Jamillah Cooper, a parent at the Tech International Charter School, says she will work to keep the school open, despite its plan to close at the end of June. She talks about how much her daughter loves the school and the teachers, and how she wants to keep the child in that supportive environment. Along with some other parents, Cooper organized a petition, which has gathered 80 signatures, to keep the school, which comprises grades six through eight, open.

But the lack of support from community leaders may have made the prospect more difficult.

“I am not going to lend my name to keeping a school open that is failing academically—that’s failing miserably and has for a number of years now,” Assemblyman Jeffrey Dinowitz said in a phone interview. He said he empathizes with the parents and students who want Tech International to remain open, but will defer to the decision of the “educational experts who made the determination that the school should be closed.”

Another local leader, Councilman Andrew Cohen, offered similar views. “It’s SUNY that makes these determinations as to whether or not to close charter schools,” Cohen was quoted as saying by his spokesperson.

After learning of Tech International’s impending closing, Dinowitz raised the issue on Jan. 10 at a town hall meeting with Schools Chancellor Carmen Farina and sent a follow up letter dated Jan. 23, asking the Education Department to look into the possibly securing Tech International’s space at 3120 Corlear Ave. for the area’s public schools to alleviate overcrowding. He suggested that it could be used for the Milton Fein School (P.S. 7), located one block away, or the Spuyten Duyvil School (P.S. 24), which recently lost its annex space.

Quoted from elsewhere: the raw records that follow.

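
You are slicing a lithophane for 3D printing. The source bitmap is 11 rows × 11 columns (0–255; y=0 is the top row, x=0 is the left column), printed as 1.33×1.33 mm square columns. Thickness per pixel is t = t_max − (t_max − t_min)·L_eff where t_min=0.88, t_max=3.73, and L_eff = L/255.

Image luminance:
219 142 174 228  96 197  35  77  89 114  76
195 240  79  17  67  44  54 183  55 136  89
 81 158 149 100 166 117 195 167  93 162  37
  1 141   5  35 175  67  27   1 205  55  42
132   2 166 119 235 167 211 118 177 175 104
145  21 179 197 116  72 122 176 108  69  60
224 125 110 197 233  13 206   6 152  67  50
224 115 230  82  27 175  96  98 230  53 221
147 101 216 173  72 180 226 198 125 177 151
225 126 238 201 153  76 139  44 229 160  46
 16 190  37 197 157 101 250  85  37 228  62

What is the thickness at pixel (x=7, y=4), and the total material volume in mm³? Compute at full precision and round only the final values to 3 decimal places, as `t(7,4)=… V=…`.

span = t_max - t_min = 3.73 - 0.88 = 2.850
L(7,4) = 118, L_eff = 118/255 = 0.462745
t(7,4) = 3.73 - 2.850·0.462745 = 2.411
Σt over all 11·11 pixels = 237777/850 ≈ 279.7376471
V = pitch²·Σt = 1.33²·237777/850 = 494.828

t(7,4)=2.411 V=494.828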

Cooper said Dinowitz’s decision was hardly a surprise. She accused the assemblyman of failing to care enough about the petition, adding, however: “I respect his decision.”

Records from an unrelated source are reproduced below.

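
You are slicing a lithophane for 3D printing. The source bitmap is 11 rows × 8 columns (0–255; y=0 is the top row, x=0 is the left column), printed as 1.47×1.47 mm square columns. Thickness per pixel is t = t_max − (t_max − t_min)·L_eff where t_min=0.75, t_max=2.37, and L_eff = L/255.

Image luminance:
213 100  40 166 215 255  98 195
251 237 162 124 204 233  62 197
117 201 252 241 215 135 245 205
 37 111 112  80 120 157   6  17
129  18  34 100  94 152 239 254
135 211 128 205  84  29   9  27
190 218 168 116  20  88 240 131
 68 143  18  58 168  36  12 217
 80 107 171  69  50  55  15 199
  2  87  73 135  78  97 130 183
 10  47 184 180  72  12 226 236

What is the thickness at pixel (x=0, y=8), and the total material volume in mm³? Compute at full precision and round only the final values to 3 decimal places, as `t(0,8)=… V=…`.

span = t_max - t_min = 2.37 - 0.75 = 1.620
L(0,8) = 80, L_eff = 80/255 = 0.313725
t(0,8) = 2.37 - 1.620·0.313725 = 1.862
Σt over all 11·8 pixels = 11658/85 ≈ 137.1529412
V = pitch²·Σt = 1.47²·11658/85 = 296.374

t(0,8)=1.862 V=296.374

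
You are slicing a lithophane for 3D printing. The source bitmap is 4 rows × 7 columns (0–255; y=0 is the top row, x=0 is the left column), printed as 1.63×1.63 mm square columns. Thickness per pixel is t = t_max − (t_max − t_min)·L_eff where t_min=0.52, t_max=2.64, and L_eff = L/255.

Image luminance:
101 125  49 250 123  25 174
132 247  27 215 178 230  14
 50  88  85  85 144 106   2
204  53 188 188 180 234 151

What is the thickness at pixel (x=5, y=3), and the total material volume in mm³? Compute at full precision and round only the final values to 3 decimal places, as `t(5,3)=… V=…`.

span = t_max - t_min = 2.64 - 0.52 = 2.120
L(5,3) = 234, L_eff = 234/255 = 0.917647
t(5,3) = 2.64 - 2.120·0.917647 = 0.695
Σt over all 4·7 pixels = 92632/2125 ≈ 43.5915294
V = pitch²·Σt = 1.63²·92632/2125 = 115.818

t(5,3)=0.695 V=115.818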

“His job as an assemblyman is to serve the community and do good service to those who need his help, no matter... how hard a problem may be,” Cooper said in an email.

Meanwhile, the Tech International website lists a PTA meeting scheduled for March 13. It was not clear when the listing was posted, but Lucy Lamont, president of the Tech International parents’ association, said on March 2 she was not aware of any more parent meetings being planned.

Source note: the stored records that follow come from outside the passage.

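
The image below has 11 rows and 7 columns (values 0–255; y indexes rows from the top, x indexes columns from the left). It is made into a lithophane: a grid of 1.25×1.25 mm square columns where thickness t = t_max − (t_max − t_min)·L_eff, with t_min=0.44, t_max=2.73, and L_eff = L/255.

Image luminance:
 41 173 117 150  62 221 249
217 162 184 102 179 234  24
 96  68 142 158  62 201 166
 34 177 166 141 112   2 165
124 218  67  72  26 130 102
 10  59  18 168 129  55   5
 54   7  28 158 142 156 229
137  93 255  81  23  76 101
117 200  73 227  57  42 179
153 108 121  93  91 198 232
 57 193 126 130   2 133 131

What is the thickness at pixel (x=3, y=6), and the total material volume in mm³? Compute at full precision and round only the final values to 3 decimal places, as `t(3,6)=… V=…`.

t(3,6)=1.311 V=199.486

span = t_max - t_min = 2.73 - 0.44 = 2.290
L(3,6) = 158, L_eff = 158/255 = 0.619608
t(3,6) = 2.73 - 2.290·0.619608 = 1.311
Σt over all 11·7 pixels = 813904/6375 ≈ 127.6712157
V = pitch²·Σt = 1.25²·813904/6375 = 199.486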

“I haven’t heard anything at all,” she said.

In a 2015-2016 school evaluation report, SUNY listed some of the concerns it had about the school. The report referenced data from the 2014-2015 school year—a period before the schools latest principal, Ryan McCabe, took over.

“Inadequate organizational capacity has been apparent since Tech International’s first year of operation,” stated the report. It added that an audit letter to the school listed “deficiencies that require corrective action,” which included “special education billing mistakes/lack of process… [and] a lack of fiscal oversight by the board as evidenced by approximately $400,000 shortfall in 2014-2015.”

The report also says the school was failing to meet its academic performance goals for English and math.

A total of 335 approved charter schools operated in New York State as of December 2016. About 9 percent of all charter schools do not get their charters renewed because they fail to meet SUNY standards, according to the state university’s data.